Sumar begins this Thursday the debate on the future of the party, prompted by Yolanda Díaz stepping aside after the poor election results. It is expected that the coordinating group of the party will appoint a kind of temporary management board with a set deadline and tasks to lead the organization in the coming weeks or months. The announcement on Monday by the vice president, who leaves only the party leadership but will continue within the executive committee, and essentially continue to act as the leader by maintaining her position in the government and as the head of the parliamentary group, forces the left to a new reconfiguration just two and a half months after Sumar’s first assembly.

Sources within the organization suggest that from the meeting to be held in the afternoon, a group of people – not just one profile – will likely be chosen to lead the party until the internal situation is resolved and to chart the roadmap to reconnect with an electorate that has significantly diminished in less than a year. Nearly two thirds of those who supported Díaz’s party in the general elections (12.33%) chose a different option in the European elections on Sunday (4.65%). “Yolanda Díaz is not leaving. Yolanda Díaz has made good politics,” she explained her decision from Geneva on Tuesday, justifying in a way that she was taking responsibility for the poor election results and facilitating the debate on the future of her political force and its relationship with the rest of the coalition parties.

On Sunday, organizations like Izquierda Unida and Más Madrid were very critical of the vice president’s team for the decisions made during the campaign, which relegated both parties to the fourth and fifth positions on the ballot. Different voices within the group believe that Díaz has shielded herself from the criticisms of other parties but still doubt that she will relinquish control. In practice, she remains the leader in the government and a political reference for Sumar, although some parties have already demanded a new coalition model where theirs is just one among many, and where decision-making can be much more “horizontal”.

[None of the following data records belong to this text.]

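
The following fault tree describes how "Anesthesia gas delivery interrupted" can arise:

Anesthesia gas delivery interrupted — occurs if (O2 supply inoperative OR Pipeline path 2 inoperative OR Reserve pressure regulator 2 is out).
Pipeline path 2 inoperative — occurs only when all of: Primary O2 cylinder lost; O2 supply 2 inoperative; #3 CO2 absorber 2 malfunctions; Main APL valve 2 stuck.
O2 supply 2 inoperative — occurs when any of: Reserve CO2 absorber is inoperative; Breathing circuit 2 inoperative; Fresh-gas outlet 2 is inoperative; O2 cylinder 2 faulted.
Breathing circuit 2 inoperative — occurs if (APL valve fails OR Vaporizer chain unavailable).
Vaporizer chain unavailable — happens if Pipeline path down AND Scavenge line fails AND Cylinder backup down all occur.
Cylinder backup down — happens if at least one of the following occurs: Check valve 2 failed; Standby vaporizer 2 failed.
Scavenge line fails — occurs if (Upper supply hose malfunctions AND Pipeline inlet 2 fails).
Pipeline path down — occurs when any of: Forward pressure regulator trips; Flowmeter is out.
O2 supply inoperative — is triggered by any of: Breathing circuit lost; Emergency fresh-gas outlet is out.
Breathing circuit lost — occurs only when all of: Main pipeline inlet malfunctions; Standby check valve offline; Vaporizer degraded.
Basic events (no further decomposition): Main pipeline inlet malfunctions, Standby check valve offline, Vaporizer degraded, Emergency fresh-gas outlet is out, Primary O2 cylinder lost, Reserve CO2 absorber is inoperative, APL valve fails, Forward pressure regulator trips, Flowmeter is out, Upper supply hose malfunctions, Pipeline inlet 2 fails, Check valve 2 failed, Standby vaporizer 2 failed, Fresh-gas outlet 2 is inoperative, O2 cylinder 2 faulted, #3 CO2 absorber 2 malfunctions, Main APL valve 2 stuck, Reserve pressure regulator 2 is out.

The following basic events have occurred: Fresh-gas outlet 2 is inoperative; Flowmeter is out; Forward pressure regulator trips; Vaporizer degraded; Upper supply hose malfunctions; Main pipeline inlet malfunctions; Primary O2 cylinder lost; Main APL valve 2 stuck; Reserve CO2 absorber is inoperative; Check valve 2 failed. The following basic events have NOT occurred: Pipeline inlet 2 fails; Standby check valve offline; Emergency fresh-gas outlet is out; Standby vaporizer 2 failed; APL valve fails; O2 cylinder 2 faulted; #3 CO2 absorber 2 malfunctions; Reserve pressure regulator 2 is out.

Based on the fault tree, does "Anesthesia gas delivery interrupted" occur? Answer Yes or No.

Breathing circuit lost [AND]: Main pipeline inlet malfunctions=occurs, Standby check valve offline=not, Vaporizer degraded=occurs → not all inputs occur → does not occur.
O2 supply inoperative [OR]: Breathing circuit lost=not, Emergency fresh-gas outlet is out=not → no input occurs → does not occur.
Pipeline path down [OR]: Forward pressure regulator trips=occurs, Flowmeter is out=occurs → at least one input occurs → occurs.
Scavenge line fails [AND]: Upper supply hose malfunctions=occurs, Pipeline inlet 2 fails=not → not all inputs occur → does not occur.
Cylinder backup down [OR]: Check valve 2 failed=occurs, Standby vaporizer 2 failed=not → at least one input occurs → occurs.
Vaporizer chain unavailable [AND]: Pipeline path down=occurs, Scavenge line fails=not, Cylinder backup down=occurs → not all inputs occur → does not occur.
Breathing circuit 2 inoperative [OR]: APL valve fails=not, Vaporizer chain unavailable=not → no input occurs → does not occur.
O2 supply 2 inoperative [OR]: Reserve CO2 absorber is inoperative=occurs, Breathing circuit 2 inoperative=not, Fresh-gas outlet 2 is inoperative=occurs, O2 cylinder 2 faulted=not → at least one input occurs → occurs.
Pipeline path 2 inoperative [AND]: Primary O2 cylinder lost=occurs, O2 supply 2 inoperative=occurs, #3 CO2 absorber 2 malfunctions=not, Main APL valve 2 stuck=occurs → not all inputs occur → does not occur.
Anesthesia gas delivery interrupted [OR]: O2 supply inoperative=not, Pipeline path 2 inoperative=not, Reserve pressure regulator 2 is out=not → no input occurs → does not occur.

No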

In an attempt to present an image of stability, the Minister of Labor arrived early on Wednesday for the Government’s parliamentary session in Congress, accompanied by the other four ministers from the group: Ernest Urtasun, Mónica García, Pablo Bustinduy, and Sira Rego. During the session, Díaz and Urtasun, who is also a spokesperson for Sumar, met in one of the rooms adjacent to the chamber under the watchful eye of journalists, photographers, and television cameras. The parliamentary spokesperson and responsible for Speech, Íñigo Errejón, later joined the meeting, and then the vice president spoke with Enrique Santiago, the leader of the PCE and a deputy of IU.

Leaders within the space acknowledge that little is known about the next steps for Sumar, how long this transitional period will last, or where it will lead. Díaz is not leaving the party (as she emphasized on Tuesday after the uproar caused by her announcement), but she is stepping down from the coordination role, a move that could be a sign of a bicameral model like those practiced by the PNV and Compromís, where organizational positions do not hold any other institutional responsibility. However, all parties advocate for a new coalition formula that gives more weight to the other parties with territorial roots. Sumar is open to a dialogue with them, as demanded by Más Madrid earlier this week and as IU has been requesting for over a year. But first, it must resolve its own internal leadership, although they may not bet on a profile with great public projection because Díaz will remain the reference point.